One technical advancement Abrams accomplished was to circumvent the necessity to learn the percussive techniques. For some physicians, this skill had not been easy to acquire. In its place, he substituted a glass rod held firmly over the abdomen to be stroked back and forth over the abdomen. When the rod appeared to drag or catch over the reaction area, which puckered from the reflex, one could thereby diagnose the condition.
It was becoming more than obvious that something beyond electricity was at work. Abrams had found that radiations from drugs like quinine had cancelled the radiations of malaria, as mercury had with syphilis. Can you imagine the damage to the drug industry today if only a small portion of a medicine’s radiations directed at a disease could promote the same curative effects?
Abrams had also discovered the peculiar fact that any of these mysterious radiations could be neutralized by the magnetic fields of the earth. For some unknown reason we learn, no reflex reactions were possible unless the Subject faced west. The capacity for the cancellation of the radiations of a disease by counter radiation became a major component in the development of his Oscilloclast instrument. Ironically today, with magnetic resonant imaging, MRI, we are able to paint a magnetic image of all the organs of the body. The image is constructed of the particular magnetic characteristics of the organ. Should a tumor appear on the image screen, is it so far fetched to imagine that those precise frequency characteristics could used to cancel out the disease? If a Bose headset uses inverted frequencies to cancel out disturbing noise, can inverting the frequency characteristics of a disease do the same?
At the time of Abraham’s discovery of Radionics, chemistry was at the beginning of its long march to take control of modern medicine. One can see as we view Abrams' discovery through the eyes of his longtime friend, author Upton Sinclair, that with more institutional support, Radionics might well have become part of today's roster of diagnostic tools. One can only wonder as to the benefit to world health today had these discoveries of Abrams and his followers not been effectively squelched in their infancy.

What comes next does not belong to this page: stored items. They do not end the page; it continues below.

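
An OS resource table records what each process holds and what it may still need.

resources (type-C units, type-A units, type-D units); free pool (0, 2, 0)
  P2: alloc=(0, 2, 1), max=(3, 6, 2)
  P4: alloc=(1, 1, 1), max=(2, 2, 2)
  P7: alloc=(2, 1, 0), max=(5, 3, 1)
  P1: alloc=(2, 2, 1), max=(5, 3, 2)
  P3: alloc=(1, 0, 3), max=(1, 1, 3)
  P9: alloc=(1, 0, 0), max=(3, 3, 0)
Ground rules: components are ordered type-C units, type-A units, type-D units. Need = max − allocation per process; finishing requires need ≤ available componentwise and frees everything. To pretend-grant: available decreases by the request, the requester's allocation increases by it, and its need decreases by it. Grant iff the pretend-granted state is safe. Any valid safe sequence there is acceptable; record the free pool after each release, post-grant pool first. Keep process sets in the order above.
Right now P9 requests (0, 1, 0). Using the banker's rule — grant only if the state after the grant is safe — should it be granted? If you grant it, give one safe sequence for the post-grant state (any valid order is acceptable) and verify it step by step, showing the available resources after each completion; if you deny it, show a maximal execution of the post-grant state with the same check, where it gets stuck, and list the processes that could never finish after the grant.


GRANT: granting preserves safety; a valid post-grant sequence is P3, P4, P9, P1, P7, P2.
Key observation: (0, 1, 0) free after granting still covers P3 first, and each release covers the next.
Verifying the post-grant state step by step:
  pool = (0, 1, 0)
  P3 needs (0, 1, 0) <= (0, 1, 0) -> finishes; pool += (1, 0, 3) = (1, 1, 3)
  P4 needs (1, 1, 1) <= (1, 1, 3) -> finishes; pool += (1, 1, 1) = (2, 2, 4)
  P9 needs (2, 2, 0) <= (2, 2, 4) -> finishes; pool += (1, 1, 0) = (3, 3, 4)
  P1 needs (3, 1, 1) <= (3, 3, 4) -> finishes; pool += (2, 2, 1) = (5, 5, 5)
  P7 needs (3, 2, 1) <= (5, 5, 5) -> finishes; pool += (2, 1, 0) = (7, 6, 5)
  P2 needs (3, 4, 1) <= (7, 6, 5) -> finishes; pool += (0, 2, 1) = (7, 8, 6)


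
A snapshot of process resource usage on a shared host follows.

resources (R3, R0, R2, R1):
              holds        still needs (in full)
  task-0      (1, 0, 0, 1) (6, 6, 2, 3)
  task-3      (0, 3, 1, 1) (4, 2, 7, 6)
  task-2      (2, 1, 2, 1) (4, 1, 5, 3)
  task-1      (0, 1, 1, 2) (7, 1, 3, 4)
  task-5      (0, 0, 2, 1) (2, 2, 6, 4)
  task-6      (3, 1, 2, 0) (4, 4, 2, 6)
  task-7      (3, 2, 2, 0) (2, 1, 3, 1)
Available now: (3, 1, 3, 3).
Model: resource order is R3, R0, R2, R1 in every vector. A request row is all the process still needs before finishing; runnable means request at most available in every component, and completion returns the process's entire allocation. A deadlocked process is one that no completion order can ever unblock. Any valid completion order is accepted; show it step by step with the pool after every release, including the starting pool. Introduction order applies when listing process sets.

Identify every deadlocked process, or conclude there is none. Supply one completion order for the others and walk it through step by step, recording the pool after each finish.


The deadlocked set is empty.
Key observation: task-7 can run right away; the returned allocation unlocks the remaining processes in turn.
The rest can finish in the order task-7, task-2, task-1, task-5, task-6, task-0, task-3. Check, step by step:
  pool = (3, 1, 3, 3)
  run task-7 (needs (2, 1, 3, 1), free (3, 1, 3, 3)); after release of (3, 2, 2, 0) the pool is (6, 3, 5, 3)
  run task-2 (needs (4, 1, 5, 3), free (6, 3, 5, 3)); after release of (2, 1, 2, 1) the pool is (8, 4, 7, 4)
  run task-1 (needs (7, 1, 3, 4), free (8, 4, 7, 4)); after release of (0, 1, 1, 2) the pool is (8, 5, 8, 6)
  run task-5 (needs (2, 2, 6, 4), free (8, 5, 8, 6)); after release of (0, 0, 2, 1) the pool is (8, 5, 10, 7)
  run task-6 (needs (4, 4, 2, 6), free (8, 5, 10, 7)); after release of (3, 1, 2, 0) the pool is (11, 6, 12, 7)
  run task-0 (needs (6, 6, 2, 3), free (11, 6, 12, 7)); after release of (1, 0, 0, 1) the pool is (12, 6, 12, 8)
  run task-3 (needs (4, 2, 7, 6), free (12, 6, 12, 8)); after release of (0, 3, 1, 1) the pool is (12, 9, 13, 9)


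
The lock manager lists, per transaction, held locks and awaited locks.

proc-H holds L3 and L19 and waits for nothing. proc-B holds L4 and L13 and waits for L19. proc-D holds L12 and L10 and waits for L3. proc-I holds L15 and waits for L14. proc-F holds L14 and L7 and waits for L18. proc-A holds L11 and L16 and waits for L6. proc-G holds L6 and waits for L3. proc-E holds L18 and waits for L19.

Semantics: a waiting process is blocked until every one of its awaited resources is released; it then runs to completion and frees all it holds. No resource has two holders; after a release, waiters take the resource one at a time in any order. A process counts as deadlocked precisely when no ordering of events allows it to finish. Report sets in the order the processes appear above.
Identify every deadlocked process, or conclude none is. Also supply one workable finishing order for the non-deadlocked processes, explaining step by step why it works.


No process is deadlocked.
Key observation: the wait graph is acyclic; completion cascades from the unblocked processes through everyone else.
A valid finishing order for the others: proc-H, proc-G, proc-E, proc-F, proc-I, proc-A, proc-B, proc-D.
Walking it through:
  proc-H: no waits; runs immediately, freeing L3 and L19
  run proc-G (all its waits — L3 — are resolved); releases L6
  run proc-E (all its waits — L19 — are resolved); releases L18
  run proc-F (all its waits — L18 — are resolved); releases L14 and L7
  run proc-I (all its waits — L14 — are resolved); releases L15
  run proc-A (all its waits — L6 — are resolved); releases L11 and L16
  run proc-B (all its waits — L19 — are resolved); releases L4 and L13
  run proc-D (all its waits — L3 — are resolved); releases L12 and L10


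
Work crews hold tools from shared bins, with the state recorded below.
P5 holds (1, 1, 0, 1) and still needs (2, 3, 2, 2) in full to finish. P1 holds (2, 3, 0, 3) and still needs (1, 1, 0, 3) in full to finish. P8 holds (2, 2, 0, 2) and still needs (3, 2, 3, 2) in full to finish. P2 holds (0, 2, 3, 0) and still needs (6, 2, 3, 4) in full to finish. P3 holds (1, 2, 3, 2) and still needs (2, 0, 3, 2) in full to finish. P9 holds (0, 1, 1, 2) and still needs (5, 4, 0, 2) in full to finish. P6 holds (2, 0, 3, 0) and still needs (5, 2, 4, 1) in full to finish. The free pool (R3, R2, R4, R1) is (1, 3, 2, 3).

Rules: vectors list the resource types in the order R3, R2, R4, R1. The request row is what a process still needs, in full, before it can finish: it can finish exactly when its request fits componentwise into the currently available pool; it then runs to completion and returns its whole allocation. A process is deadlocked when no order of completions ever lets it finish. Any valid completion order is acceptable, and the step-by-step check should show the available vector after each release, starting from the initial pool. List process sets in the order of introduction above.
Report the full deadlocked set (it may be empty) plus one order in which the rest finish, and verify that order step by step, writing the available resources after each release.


The deadlocked set is P8, P2, P3, P9 and P6.
Key observation: after P1, P5 the pool peaks at (4, 7, 2, 7), and each blocked process is short somewhere: P8 on R4; P2 on R3, R4; P3 on R4; P9 on R3; P6 on R3, R4.
The rest can finish in the order P1, P5. Verifying each step:
  pool = (1, 3, 2, 3)
  run P1 (needs (1, 1, 0, 3), free (1, 3, 2, 3)); after release of (2, 3, 0, 3) the pool is (3, 6, 2, 6)
  run P5 (needs (2, 3, 2, 2), free (3, 6, 2, 6)); after release of (1, 1, 0, 1) the pool is (4, 7, 2, 7)
The stuck group stays short no matter what:
  P8 still needs (3, 2, 3, 2) but only (4, 7, 2, 7) is free — short on R4
  P2 still needs (6, 2, 3, 4) but only (4, 7, 2, 7) is free — short on R3 and R4
  P3 still needs (2, 0, 3, 2) but only (4, 7, 2, 7) is free — short on R4
  P9 still needs (5, 4, 0, 2) but only (4, 7, 2, 7) is free — short on R3
  P6 still needs (5, 2, 4, 1) but only (4, 7, 2, 7) is free — short on R3 and R4


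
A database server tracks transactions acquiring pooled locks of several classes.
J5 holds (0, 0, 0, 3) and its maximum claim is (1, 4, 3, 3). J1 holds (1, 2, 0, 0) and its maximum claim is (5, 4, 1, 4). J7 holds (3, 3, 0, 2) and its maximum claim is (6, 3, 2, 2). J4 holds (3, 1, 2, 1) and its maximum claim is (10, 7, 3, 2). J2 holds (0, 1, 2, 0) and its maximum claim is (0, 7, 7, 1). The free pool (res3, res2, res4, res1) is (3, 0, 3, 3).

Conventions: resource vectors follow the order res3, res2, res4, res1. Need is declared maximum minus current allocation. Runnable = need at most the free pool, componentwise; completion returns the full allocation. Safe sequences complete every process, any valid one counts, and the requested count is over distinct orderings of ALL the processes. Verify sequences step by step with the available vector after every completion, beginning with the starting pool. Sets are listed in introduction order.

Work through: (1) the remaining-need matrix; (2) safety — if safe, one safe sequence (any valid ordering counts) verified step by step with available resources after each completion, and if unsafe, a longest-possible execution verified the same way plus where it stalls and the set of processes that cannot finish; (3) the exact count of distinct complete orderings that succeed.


(1) Remaining need (order res3, res2, res4, res1):
  J5: (1, 4, 3, 0)
  J1: (4, 2, 1, 4)
  J7: (3, 0, 2, 0)
  J4: (7, 6, 1, 1)
  J2: (0, 6, 5, 1)
(2) UNSAFE.
Key observation: after J7, J1, J5 complete, (7, 5, 3, 8) is the best the pool ever gets, yet each leftover process wants more res2.
The run J7, J1, J5 cannot be extended any further. Walking it through:
  pool = (3, 0, 3, 3)
  run J7 (needs (3, 0, 2, 0), free (3, 0, 3, 3)); after release of (3, 3, 0, 2) the pool is (6, 3, 3, 5)
  run J1 (needs (4, 2, 1, 4), free (6, 3, 3, 5)); after release of (1, 2, 0, 0) the pool is (7, 5, 3, 5)
  run J5 (needs (1, 4, 3, 0), free (7, 5, 3, 5)); after release of (0, 0, 0, 3) the pool is (7, 5, 3, 8)
  J4 still needs (7, 6, 1, 1) but only (7, 5, 3, 8) is free — short on res2
  J2 still needs (0, 6, 5, 1) but only (7, 5, 3, 8) is free — short on res2 and res4
Never able to finish: J4 and J2.
(3) Precisely 0 of the possible complete orderings are safe sequences.


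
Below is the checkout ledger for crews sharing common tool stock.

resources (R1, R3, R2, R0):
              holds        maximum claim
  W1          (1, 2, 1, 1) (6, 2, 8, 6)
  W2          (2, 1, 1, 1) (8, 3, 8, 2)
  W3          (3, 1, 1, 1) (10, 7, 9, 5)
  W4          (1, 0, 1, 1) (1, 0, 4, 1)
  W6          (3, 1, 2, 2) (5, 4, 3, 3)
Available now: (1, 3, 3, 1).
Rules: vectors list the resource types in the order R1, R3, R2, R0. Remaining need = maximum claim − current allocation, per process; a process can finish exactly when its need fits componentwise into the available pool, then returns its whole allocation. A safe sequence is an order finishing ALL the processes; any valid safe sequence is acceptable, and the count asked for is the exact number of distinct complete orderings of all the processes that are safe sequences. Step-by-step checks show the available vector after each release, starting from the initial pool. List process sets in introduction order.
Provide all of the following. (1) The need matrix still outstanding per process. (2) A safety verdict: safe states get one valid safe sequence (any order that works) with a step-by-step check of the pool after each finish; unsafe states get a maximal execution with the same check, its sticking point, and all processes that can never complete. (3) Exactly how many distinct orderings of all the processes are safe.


(1) Need matrix, components ordered R1, R3, R2, R0:
  W1: (5, 0, 7, 5)
  W2: (6, 2, 7, 1)
  W3: (7, 6, 8, 4)
  W4: (0, 0, 3, 0)
  W6: (2, 3, 1, 1)
(2) UNSAFE — no complete ordering exists.
Key observation: R2 is the bottleneck — with W4, W6 done the pool holds (5, 4, 6, 4), short of every remaining need.
Going as far as possible: W4, W6; after that, nothing fits. Check, step by step:
  pool = (1, 3, 3, 1)
  W4: need (0, 0, 3, 0) fits (1, 3, 3, 1); releases (1, 0, 1, 1), pool now (2, 3, 4, 2)
  W6: need (2, 3, 1, 1) fits (2, 3, 4, 2); releases (3, 1, 2, 2), pool now (5, 4, 6, 4)
  blocked: W1 wants (5, 0, 7, 5), pool (5, 4, 6, 4) — not enough R2 and R0
  blocked: W2 wants (6, 2, 7, 1), pool (5, 4, 6, 4) — not enough R1 and R2
  blocked: W3 wants (7, 6, 8, 4), pool (5, 4, 6, 4) — not enough R1, R3 and R2
Processes that can never finish: W1, W2 and W3.
(3) Exactly 0 of the possible complete orderings are safe sequences.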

Today, the current public fascination with alternative healing modalities and the increased investigation of psychic powers in the scientific and defense community have all set the stage for a reconsideration of Abrams' work. Experimentation with these techniques, especially in the arts could foster greater public awareness of the potential of tools like Radionics.
We present details of radionic concept, design and construction with the artist in mind, as a place to begin research. After Abrams death, much of the early scientific excitement behind Radionics research was eclipsed by a more occult approach to obtaining results. Where Abrams upheld high standards of training and manufacturing, refusing to sell his instruments to unqualified individuals, soon they became available to anyone with a hanker to cure. The blurring of technology and psychic healing accelerated. Ironically, while these developments created utter consternation with medical authorities, the popular culture surrounding their miraculous cures and improbable technology continued unabated.